Ukraine also claimed that separatist forces were “placing their artillery systems near residential buildings.” The JFO added, “United forces control the situation and respond appropriately to potential threats from the enemy.”

Meanwhile, Russian state-controlled media agency RIA claimed on Friday that Ukrainian government forces had launched three shelling strikes against Russian-backed separatists.

CNBC was unable to verify either report. The Organization for Security and Cooperation in Europe on Thursday said its mission in Ukraine had reported almost 600 cease-fire violations in the Donetsk and Luhansk regions, substantially higher than the 153 violations reported during the previous period.

The east of Ukraine, near the Russian border, has long been the scene of low-level fighting.

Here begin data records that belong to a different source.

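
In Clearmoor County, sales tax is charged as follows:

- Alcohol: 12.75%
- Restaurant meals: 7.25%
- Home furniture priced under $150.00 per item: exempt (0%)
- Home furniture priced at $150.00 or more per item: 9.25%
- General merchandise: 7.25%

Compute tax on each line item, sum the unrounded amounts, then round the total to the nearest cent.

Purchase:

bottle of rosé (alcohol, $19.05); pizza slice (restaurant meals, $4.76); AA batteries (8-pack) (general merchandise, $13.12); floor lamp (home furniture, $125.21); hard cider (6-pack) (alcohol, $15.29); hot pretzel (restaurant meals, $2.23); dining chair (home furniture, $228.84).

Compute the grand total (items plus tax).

Bottle of rosé $19.05: alcohol → 12.75% → $2.428875
Pizza slice $4.76: restaurant meals → 7.25% → $0.3451
AA batteries (8-pack) $13.12: general merchandise → 7.25% → $0.9512
Floor lamp $125.21: home furniture, under $150.00 → 0% → $0.00
Hard cider (6-pack) $15.29: alcohol → 12.75% → $1.949475
Hot pretzel $2.23: restaurant meals → 7.25% → $0.161675
Dining chair $228.84: home furniture, $150.00 or more → 9.25% → $21.1677
Subtotal = $408.50; unrounded tax = $27.004025 → $27.00; total due = $435.50

$435.50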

The OSCE has regularly reported violations of the cease-fire in eastern Ukraine during the eight-year conflict, in which around 13,000 people have died.

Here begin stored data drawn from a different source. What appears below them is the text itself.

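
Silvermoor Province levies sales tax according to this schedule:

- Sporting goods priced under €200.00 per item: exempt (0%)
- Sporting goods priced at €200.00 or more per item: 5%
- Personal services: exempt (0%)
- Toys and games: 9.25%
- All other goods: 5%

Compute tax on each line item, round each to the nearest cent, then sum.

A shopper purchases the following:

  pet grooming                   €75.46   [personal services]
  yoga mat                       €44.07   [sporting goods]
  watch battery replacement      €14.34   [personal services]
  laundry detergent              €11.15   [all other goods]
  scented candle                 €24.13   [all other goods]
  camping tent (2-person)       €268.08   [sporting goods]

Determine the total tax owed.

€15.17

Pet grooming €75.46: personal services → 0% → €0.00
Yoga mat €44.07: sporting goods, under €200.00 → 0% → €0.00
Watch battery replacement €14.34: personal services → 0% → €0.00
Laundry detergent €11.15: all other goods → 5% → €0.56
Scented candle €24.13: all other goods → 5% → €1.21
Camping tent (2-person) €268.08: sporting goods, €200.00 or more → 5% → €13.40
Total tax = €0.56 + €1.21 + €13.40 = €15.17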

Russian officials reportedly circulated a document at the U.N. Security Council meeting on Thursday which Reuters reported made allegations that war crimes had been committed in Ukraine, and accused the Ukrainian government of “exterminating the civilian population” in the country’s east.

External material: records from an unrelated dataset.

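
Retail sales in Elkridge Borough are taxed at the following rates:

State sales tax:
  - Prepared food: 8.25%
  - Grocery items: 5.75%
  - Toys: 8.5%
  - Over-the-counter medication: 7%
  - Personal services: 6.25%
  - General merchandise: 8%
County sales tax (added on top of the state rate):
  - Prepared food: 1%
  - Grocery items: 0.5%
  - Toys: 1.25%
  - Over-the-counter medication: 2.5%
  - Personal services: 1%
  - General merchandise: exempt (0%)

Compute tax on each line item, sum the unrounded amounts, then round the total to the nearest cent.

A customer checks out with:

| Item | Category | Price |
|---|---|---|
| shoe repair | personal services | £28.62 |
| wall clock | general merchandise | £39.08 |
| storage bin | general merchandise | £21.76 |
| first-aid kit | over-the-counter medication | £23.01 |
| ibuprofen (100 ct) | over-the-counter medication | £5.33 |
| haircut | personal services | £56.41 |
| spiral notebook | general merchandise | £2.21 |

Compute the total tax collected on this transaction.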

A U.S. official dubbed those accusations as “categorically false,” according to Reuters.

It came after the Ukrainian government and Russian state media made contradictory accusations about shelling strikes on Thursday, with a school and a kindergarten in eastern Ukraine being hit by attacks.

The U.S. has warned that Russia could use false assertions, including claims about the conflict in eastern Ukraine, as a pretext for an invasion.

British Prime Minister Boris Johnson said Thursday that the shelling in eastern Ukraine was a “false flag operation designed to discredit the Ukrainians.” He warned that more of this was likely in the coming days.

Russia has repeatedly denied that it intends to invade Ukraine, despite having amassed more than 150,000 troops, military hardware and even fresh blood supplies at the border in recent months.

Russia will conduct sweeping military exercises involving its nuclear forces on Saturday, Russian state media reported Friday.

Moscow has claimed this week that its soldiers have begun to withdraw from their temporary posts at the border with Ukraine. However, Western officials have cast doubt on those assertions, saying that intelligence in fact suggests more troops have joined those already at the border in recent days.

‘Moment of peril’

Speaking at the U.N. Security Council on Thursday, U.S. Secretary of State Antony Blinken warned that “this is a moment of peril for the lives and safety of millions of people.”

He added that U.S. information clearly indicated that Russian forces were preparing to launch an attack against Ukraine in the coming days, emphasizing that Moscow “plans to manufacture a pretext for its attack.”

“This could be a violent event that Russia will blame on Ukraine, or an outrageous accusation that Russia will level against the Ukrainian government,” he said, noting that a staged military strike against civilians could be one of the methods the Kremlin uses to achieve this end.

Blinken also said that if Russia launched an invasion, its tanks and soldiers would be likely to advance on key targets including the Ukrainian capital, Kyiv, which has a population of 2.8 million people.  

Meanwhile, U.S. President Joe Biden told reporters at the White House on Thursday that the U.S. believed Russia was “engaged in a false flag operation to have an excuse to go in.”

“Every indication we have is they’re prepared to go into Ukraine [and] attack Ukraine,” he added.

Biden will meet with the leaders of Canada, France, Germany, Italy, Poland, Romania, the U.K., the EU and NATO on Friday to discuss the crisis in Ukraine.

Russian and American officials are expected to meet next week.

Russia has demanded that Ukraine never become a member of NATO, the world’s most powerful military alliance, and wants the organization to scale back its presence in Eastern Europe. Both the U.S. and NATO have rejected those requests.